进行合并时,Git通常只从涉及的每个提交内的纯版本中直接获取文件.由于它是Git(和git diff)进行行的解释,因此通常希望它们具有Git的首选行"格式,即以LF结尾(只要馈入三路合并的所有三个版本均具有相同的(CR-before-LF-ness).但是,您可以使用"renormalize"设置,使Git在进行三向合并之前,先对污迹然后清洁的过滤器进行虚拟遍历.仅当您现在打算合并的现有提交(基础提示和两个分支提示)以与您现在都同意保留在永久提交中的方式不同的方式存储时,才需要使用此方法. (我实际上没有尝试过任何方法,但是原理很简单.)
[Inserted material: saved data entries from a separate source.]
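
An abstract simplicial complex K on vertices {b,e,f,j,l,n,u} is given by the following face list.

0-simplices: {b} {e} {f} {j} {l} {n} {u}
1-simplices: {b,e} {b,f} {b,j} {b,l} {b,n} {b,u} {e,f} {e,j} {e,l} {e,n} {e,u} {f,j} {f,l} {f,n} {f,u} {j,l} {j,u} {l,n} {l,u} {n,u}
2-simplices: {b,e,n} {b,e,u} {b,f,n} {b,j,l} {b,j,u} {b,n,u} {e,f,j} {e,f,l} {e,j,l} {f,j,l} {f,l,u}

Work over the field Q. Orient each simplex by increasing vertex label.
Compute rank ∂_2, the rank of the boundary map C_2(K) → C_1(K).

rank∂_2=10

n_0=7 n_1=20 n_2=11  [Q]
∂1: piv[be,bf,bj,bl,bn,bu] rk=6  ker:ef,ej,el,en,eu,fj,fl,fn,fu,jl,ju,ln,lu,nu
∂2: piv[ben,beu,bfn,bjl,bju,bnu,efj,efl,ejl,flu] rk=10  ker:fjl
rk∂_2=10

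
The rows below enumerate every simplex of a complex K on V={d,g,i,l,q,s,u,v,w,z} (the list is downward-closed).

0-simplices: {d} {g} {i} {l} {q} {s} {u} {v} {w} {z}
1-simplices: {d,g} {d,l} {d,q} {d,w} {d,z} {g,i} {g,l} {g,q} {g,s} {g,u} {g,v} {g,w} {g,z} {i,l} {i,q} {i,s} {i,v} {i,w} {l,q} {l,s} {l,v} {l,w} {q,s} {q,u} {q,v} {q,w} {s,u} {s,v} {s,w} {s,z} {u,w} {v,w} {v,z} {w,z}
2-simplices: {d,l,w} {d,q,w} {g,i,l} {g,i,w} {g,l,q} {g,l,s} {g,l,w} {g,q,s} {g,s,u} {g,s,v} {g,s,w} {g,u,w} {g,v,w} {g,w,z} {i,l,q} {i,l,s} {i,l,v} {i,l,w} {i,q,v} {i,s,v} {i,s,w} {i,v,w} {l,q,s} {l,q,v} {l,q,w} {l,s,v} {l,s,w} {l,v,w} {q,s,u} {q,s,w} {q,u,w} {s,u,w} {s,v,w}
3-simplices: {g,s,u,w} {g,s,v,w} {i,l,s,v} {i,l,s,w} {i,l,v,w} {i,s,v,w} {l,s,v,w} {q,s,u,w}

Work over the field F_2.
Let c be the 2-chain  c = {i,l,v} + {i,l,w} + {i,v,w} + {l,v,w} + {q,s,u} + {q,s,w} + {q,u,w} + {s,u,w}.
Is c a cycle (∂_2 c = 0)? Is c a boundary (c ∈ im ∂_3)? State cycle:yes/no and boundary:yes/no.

n_0=10 n_1=34 n_2=33 n_3=8  [Z2]
∂1: piv[dg,dl,dq,dw,dz,gi,gs,gu,gv] rk=9  ker:gl,gq,gw,gz,il,iq,is,iv,iw,lq,ls,lv,lw,qs,qu,qv,qw,su,sv,sw,sz,uw,vw,vz,wz
∂2: piv[dlw,dqw,gil,giw,glq,gls,glw,gqs,gsu,gsv,gsw,guw,gvw,gwz,ilq,ils,ilv,iqv,isv,lqw,qsu] rk=21  ker:ilw,isw,ivw,lqs,lqv,lsv,lsw,lvw,qsw,quw,suw,svw
∂3: piv[gsuw,gsvw,ilsv,ilsw,ilvw,isvw,qsuw] rk=7  ker:lsvw
∂2c = 0
c vs im∂3: reduces to 0 ⇒ boundary

cycle:yes boundary:yes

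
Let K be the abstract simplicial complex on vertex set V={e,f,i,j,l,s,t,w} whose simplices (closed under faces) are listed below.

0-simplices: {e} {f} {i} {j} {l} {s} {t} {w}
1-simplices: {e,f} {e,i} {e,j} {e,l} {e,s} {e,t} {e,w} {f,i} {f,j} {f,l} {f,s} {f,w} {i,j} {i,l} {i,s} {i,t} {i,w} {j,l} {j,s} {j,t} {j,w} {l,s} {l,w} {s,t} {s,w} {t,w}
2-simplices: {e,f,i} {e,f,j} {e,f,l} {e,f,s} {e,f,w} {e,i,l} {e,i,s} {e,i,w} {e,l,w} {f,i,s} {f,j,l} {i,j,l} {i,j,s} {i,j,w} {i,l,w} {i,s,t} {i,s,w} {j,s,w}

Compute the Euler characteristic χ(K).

n_0=8 n_1=26 n_2=18
χ=+8−26+18=0

χ(K)=0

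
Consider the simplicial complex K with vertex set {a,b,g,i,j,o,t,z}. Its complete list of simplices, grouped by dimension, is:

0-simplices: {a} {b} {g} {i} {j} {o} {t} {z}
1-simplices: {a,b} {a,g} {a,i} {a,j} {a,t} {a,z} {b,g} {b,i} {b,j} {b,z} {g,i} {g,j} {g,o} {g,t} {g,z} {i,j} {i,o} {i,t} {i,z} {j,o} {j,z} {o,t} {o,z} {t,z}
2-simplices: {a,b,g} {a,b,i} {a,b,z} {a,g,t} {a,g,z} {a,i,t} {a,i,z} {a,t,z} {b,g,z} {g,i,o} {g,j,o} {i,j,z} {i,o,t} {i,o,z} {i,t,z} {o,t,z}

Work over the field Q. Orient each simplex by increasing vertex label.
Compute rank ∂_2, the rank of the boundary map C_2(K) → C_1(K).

rank∂_2=13

n_0=8 n_1=24 n_2=16  [Q]
∂1: piv[ab,ag,ai,aj,at,az,go] rk=7  ker:bg,bi,bj,bz,gi,gj,gt,gz,ij,io,it,iz,jo,jz,ot,oz,tz
∂2: piv[abg,abi,abz,agt,agz,ait,aiz,atz,gio,gjo,ijz,iot,ioz] rk=13  ker:bgz,itz,otz
rk∂_2=13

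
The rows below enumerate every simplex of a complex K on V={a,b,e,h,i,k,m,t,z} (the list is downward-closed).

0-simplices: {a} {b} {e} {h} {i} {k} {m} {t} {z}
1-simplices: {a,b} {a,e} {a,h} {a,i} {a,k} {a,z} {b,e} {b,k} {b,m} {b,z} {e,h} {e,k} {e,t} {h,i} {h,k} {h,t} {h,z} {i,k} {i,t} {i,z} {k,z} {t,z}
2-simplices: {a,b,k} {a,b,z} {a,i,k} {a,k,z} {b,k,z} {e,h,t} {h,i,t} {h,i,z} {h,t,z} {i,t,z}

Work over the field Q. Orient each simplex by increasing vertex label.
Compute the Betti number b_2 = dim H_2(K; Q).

b_2=2

n_0=9 n_1=22 n_2=10  [Q]
∂1: piv[ab,ae,ah,ai,ak,az,bm,et] rk=8  ker:be,bk,bz,eh,ek,hi,hk,ht,hz,ik,it,iz,kz,tz
∂2: piv[abk,abz,aik,akz,eht,hit,hiz,htz] rk=8  ker:bkz,itz
b_2=(10−8)−0=2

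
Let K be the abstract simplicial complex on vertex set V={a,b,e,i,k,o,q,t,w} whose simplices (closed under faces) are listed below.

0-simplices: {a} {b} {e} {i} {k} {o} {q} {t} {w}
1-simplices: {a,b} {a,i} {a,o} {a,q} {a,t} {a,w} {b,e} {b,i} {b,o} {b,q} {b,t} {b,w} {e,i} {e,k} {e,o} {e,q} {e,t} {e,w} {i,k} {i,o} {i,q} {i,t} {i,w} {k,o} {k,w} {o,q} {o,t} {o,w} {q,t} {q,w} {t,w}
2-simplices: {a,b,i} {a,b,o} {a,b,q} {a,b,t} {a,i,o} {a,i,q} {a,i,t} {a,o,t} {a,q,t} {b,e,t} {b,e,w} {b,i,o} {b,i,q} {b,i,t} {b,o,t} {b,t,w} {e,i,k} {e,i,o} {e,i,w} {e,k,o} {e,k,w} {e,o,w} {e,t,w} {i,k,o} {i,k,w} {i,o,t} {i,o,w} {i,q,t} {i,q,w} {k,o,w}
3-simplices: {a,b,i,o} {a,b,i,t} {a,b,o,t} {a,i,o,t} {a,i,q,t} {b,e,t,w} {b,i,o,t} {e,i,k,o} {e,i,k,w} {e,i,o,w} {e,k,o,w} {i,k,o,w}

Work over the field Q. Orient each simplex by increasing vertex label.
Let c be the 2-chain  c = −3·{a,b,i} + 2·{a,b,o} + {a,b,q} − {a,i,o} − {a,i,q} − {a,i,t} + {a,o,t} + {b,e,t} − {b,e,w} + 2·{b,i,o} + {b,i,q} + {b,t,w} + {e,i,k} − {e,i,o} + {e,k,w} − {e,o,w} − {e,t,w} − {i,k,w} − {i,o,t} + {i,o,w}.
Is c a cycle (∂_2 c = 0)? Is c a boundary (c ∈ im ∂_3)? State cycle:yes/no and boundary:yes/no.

cycle:yes boundary:no

n_0=9 n_1=31 n_2=30 n_3=12  [Q]
∂1: piv[ab,ai,ao,aq,at,aw,be,ek] rk=8  ker:bi,bo,bq,bt,bw,ei,eo,eq,et,ew,ik,io,iq,it,iw,ko,kw,oq,ot,ow,qt,qw,tw
∂2: piv[abi,abo,abq,abt,aio,aiq,ait,aot,aqt,bet,bew,btw,eik,eio,eiw,eko,ekw,eow,iqw] rk=19  ker:bio,biq,bit,bot,etw,iko,ikw,iot,iow,iqt,kow
∂3: piv[abio,abit,abot,aiot,aiqt,betw,eiko,eikw,eiow,ekow] rk=10  ker:biot,ikow
∂2c = 0
c vs im∂3: residual ≠ 0 ⇒ not boundary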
When doing a merge, Git normally just takes the files directly from the pure versions inside each of the commits involved. Since it's Git (and git diff) doing interpretation of lines, you generally want these to have Git's preferred "line" format, i.e., ending with LF (it's OK if they have or lack a CR before the LF as long as all three versions feeding into a three-way merge all have the same CR-before-LF-ness). You can use the "renormalize" setting, though, to make Git do a virtual pass through your smudge-and-then-clean filters before it does the three-way merging. You would need this only when existing commits (base and two branch tips) that you now intend to merge, were stored in a different way from the way you have all agreed now to keep inside the permanent commits. (I have not actually tried any of this, but the principle is straightforward enough.)

1 您可以删除提交,但是,您还必须删除该提交的所有后代.实际上,这意味着已经共享/推送的提交通常不会消失;只有私有提交可以消失或被新的和改进的提交所代替.即使您可以将这个单词传播给所有人,也很难使每个已提交a9f3c34...的人抛弃它,而支持新的和改进的07115c3....

1You can remove a commit, but to do so, you must also remove all of that commit's descendants. In practice, this means commits that have been shared / pushed, generally never go away; only private commits can go away or be replaced with new-and-improved commits. It's difficult to get everyone who has commit a9f3c34... to ditch it in favor of the new and improved 07115c3..., even if you can get this word out to everyone.